No siendo nosotros lingüistas sino antropólogos, decidimos consultar al efecto a  nuestro amigo, el investigador peruano Rodolfo Cerrón Palomino,  eximio experto en lenguas andinas,  quien amablemente nos respondió a vuelta de correo. Reproducimos aquí su respuesta textual:

"...En cuanto a tu pregunta, me parece que la respuesta es sencilla: debe tratarse de la palabra castellanizada del quechua  chukchuq:  "que siempre está temblando". En tal  sentido, debe estar refiriendo a alguna particularidad del lugar. A menos que, como sugieres, sea una reduplicación de chuk que en quechua es el gotear  del agua, de manera que chukchuq será "gotera". Ambas interpretaciones plausibles, aunque yo me inclino por la primera. Es cuanto puedo decirte. Rodolfo".

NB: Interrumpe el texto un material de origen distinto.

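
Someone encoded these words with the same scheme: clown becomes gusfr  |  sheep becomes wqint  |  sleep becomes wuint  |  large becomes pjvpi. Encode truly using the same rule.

Shifts by position in clown: pos 0: c→g (+4), pos 1: l→u (+9), pos 2: o→s (+4), pos 3: w→f (+9) — repeating every 2. A repeating key of period 2 is used — shifts +4, +9 over and over.
For truly: t+4=x, r+9=a, u+4=y, l+9=u, y+4=c.

xayuc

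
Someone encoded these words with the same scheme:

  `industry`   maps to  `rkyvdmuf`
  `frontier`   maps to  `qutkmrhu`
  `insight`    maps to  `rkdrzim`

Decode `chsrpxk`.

i(8)→r(17) and n(13)→k(10) fit y≡9x+23 (mod 26); the inverse of 9 mod 26 is 3. This is an affine cipher: with a=0,…,z=25, each position x becomes (9x+23) mod 26.
Reversing it on chsrpxk: c(2)→3·(2−23)≡15=p; h(7)→3·(7−23)≡4=e; s(18)→3·(18−23)≡11=l; r(17)→3·(17−23)≡8=i; p(15)→3·(15−23)≡2=c; x(23)→3·(23−23)≡0=a; k(10)→3·(10−23)≡13=n (all mod 26).

pelican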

Nuestra aplicación al caso presente.

Agradecemos infinitamente  el valioso apoyo lingüístico que nos ha  brindado nuestro experto amigo. ¿Cuál traducción  preferir?. Nos inclinamos claramente por la segunda. ¿Razones?.  

a)   En todo el Norte Grande suele temblar con cierta frecuencia  y por igual,  en todas partes, No hay motivo alguno que sugiera que en este preciso lugar, tiemble de modo especialmente fuerte.  En razón del argumento de  la  "plausibilidad semántica", pues, este argumento no nos parecería aplicable en el caso presente.  

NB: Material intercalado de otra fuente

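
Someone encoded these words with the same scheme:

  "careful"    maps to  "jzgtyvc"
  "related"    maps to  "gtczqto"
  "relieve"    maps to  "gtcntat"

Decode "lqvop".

c(2)→j(9) and a(0)→z(25) fit y≡5x+25 (mod 26); the inverse of 5 mod 26 is 21. This is an affine cipher: with a=0,…,z=25, each position x becomes (5x+25) mod 26.
Undoing it on lqvop: l(11)→21·(11−25)≡18=s; q(16)→21·(16−25)≡19=t; v(21)→21·(21−25)≡20=u; o(14)→21·(14−25)≡3=d; p(15)→21·(15−25)≡24=y (all mod 26).

study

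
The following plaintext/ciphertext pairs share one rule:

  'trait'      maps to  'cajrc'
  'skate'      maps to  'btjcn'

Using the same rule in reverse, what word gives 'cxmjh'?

Every letter moves 9 places later in the alphabet, wrapping around z→a.
Reversing it on cxmjh: c−9=t, x−9=o, m−9=d, j−9=a, h−9=y.

today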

b)   El sitio  arqueológico de arte rupestre Chug-chug no fue conocido antes del año  1990, y como tal, carecía de nombre particular. Ahora sabemos que fue Claudio Castellón que lo bautizó así, por la proximidad de la  quebrada de Chug-chug, distante solo unos 15 km hacia el norte.  Castellón, con o sin razón, la bautizó con este nombre, adoptando para ello el topónimo conocido más cercano: la quebrada de Chug-chug. 

c) Ahora bien, en la quebrada existe una aguada, algo salobre, que  fue siempre muy usada por los caminantes para abastecerse en su viaje por el desierto en esta zona inhóspita. En esta aguada, el agua brota  gota a gota, formando un charco pequeño. ¿No podríamos pensar que este goteo continuo en la aguada, acarreó su nombre onomatopéyico: Chukchuk?. Parecería plausible pensarlo  así.  O sea, por sinécdoque, la aguada  habría terminado otorgando su  nombre al conjunto de la quebrada.  En carta posterior, Cerrón Palomino acoge y  se manifiesta de acuerdo con esta propuesta nuestra. 
  
d) La denominación de los lugares (toponimia)  obedece siempre a la existencia de algún rasgo natural de importancia para la vida humana. En otra palabras, nunca denominaban los antiguos a las quebradas mismas por algún nombre específico, sino se daba nombre  (bautizaba)  a  algún accidente o elemento natural notorio (de la flora, fauna, topografía o geología) existente o abundante en ellas. En tiempos indígenas, las quebradas mismas, en cuanto tales, no poseían nombre propio. Fue la geografía y la cartografía de origen occidental, la que  empezó a denominar con nombre propio a accidentes  físicos tales como quebradas, ríos, pampas, lomas o cordilleras.   La quebrada de Chug-chug, pues, debió su nombre a su aguada o vertiente,  "que goteaba agua".  Esta, explicación nuestra, también sugerida por Cerrón Palomino, nos parece  preferible a la otra: "tierra que"tiembla".

e) Por fin no deja de ser muy instructivo el hecho de que este nombre sea de origen quechua (no aymara,  puquina, o lickan antai).  Y ello no nos debe sorprender, sabiendo que el Qhapaq Ñan de los Incas pasaba y pasa aún por allí mismo, muy cerca, rumbo al NW. Los incas, presumiblemente, bautizaron con este nombre a la aguada del lugar, a su paso por allí.  Ta vez ésta poseyó algún nombre antiguo en lengua puquina, pero éste no habría subrevivido. Y su nombre quechua, en cambio, como en otros lugares de Tarapacá,  ha perdurado hasta hoy  para designar su aguada y,  por extensión o sinécdoque, la quebrada homónima.